Walkin, another author in the same arena who is often quoted by these authors is Martin Seligman, whose Authentic Happiness was excellent. He's mentioned in the Duhigg book.
Again, not necessarily economics, but certainly about motivation and what drives people's behavior, financial and otherwise.

Thanks. I like him going back to his Learned Optimism. Daniel Gilbert's excellent Stumbling on Happiness is, suitably, the book that got me started in this area.

Martin Seligman has an interesting site
:: Authentic Happiness :: Using the new Positive Psychology
Check out the questionnaires.
 
What's next? Economics without math?
The burgeoning fields of behavioral economics and complexity economics. Interesting reading if nothing else, frankly I think they have a place. With sincere apologies to Milton Friedman (my Econ idol years ago), the 'invisible hand' doesn't always work, even Adam Smith acknowledged same...
 
I will not post a link to the website and it may no longer be free, but the "Crash Course" by Chris Martinson is a must read for lay people! Unless you are a "Gun's & Gold" type I would not bother to subscribe to it.
 
Ed_The_Gypsy said:
What's next? Economics without math?

That would be the Austrian School of economics. No, really.

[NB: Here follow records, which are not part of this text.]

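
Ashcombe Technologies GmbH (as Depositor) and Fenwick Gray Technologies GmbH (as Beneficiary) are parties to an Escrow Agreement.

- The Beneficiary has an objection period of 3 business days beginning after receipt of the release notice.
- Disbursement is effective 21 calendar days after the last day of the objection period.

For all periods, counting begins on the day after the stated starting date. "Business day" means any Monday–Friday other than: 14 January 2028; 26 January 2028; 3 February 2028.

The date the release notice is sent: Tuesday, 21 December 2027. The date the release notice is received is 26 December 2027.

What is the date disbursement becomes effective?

The last day of the objection period: 3 business days after Sunday, 26 December 2027, skipping weekends — Dec 27, Dec 28, Dec 29 — lands on Wednesday, 29 December 2027.
The date disbursement becomes effective: 21 calendar days after 29 December 2027 is 19 January 2028.

19 January 2028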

http://www.econlib.org/library/Enc1/AustrianEconomics.html
Austrian economists do not use mathematics in their analyses or theories because they do not think mathematics can capture the complex reality of human action. They believe that as people act, change occurs, and that quantifiable relationships are applicable only when there is no change. Mathematics can capture what has taken place, but can never capture what will take place.

The pure Austrian economics is more of an abstract philosophy than anything else. Measurement of groups is not acceptable, as only individual behavior matters, and measurement of individuals necessarily interacts with the individual, inevitably corrupting the individual's economic activity and thus invalidating the measurement. Since measurements cannot be made, and aggregate activity cannot be considered, there is no basis for economic forecasting.

It's an interesting school, in that the Austrians have attempted to derive an economic model from philosophical first principles (alas, still rife with hidden assumptions; it's no Principia Mathematica), and discuss the relative success or failure of real world economies in terms of deviation from these principles. Oddly enough, arguments often rely on measurements over groups of participants in comparing economies...
 
Another vote for the Freakonomics series although one of the economists at w*rk didn't care for the conclusions.
 
Not economics related but behavior related, and if you liked the Kahnemann and Ariely books you may enjoy "The Emotional Life of Your Brain" by Richard Davidson and Sharon Begley.
 
What would Paul Samuelson think! He got a Nobel prize for applying math to economics.

I remember an econ class at university. Graphs were a difficult concept for them. :LOL::LOL::LOL:
 
I am reading, "Lords of Finance the Bankers Who Broke the World" by Liaquat Ahamed. It begins in the late 1920's.

I also have, "The Shock Doctine" by Naomi Klein. I have not started this yet.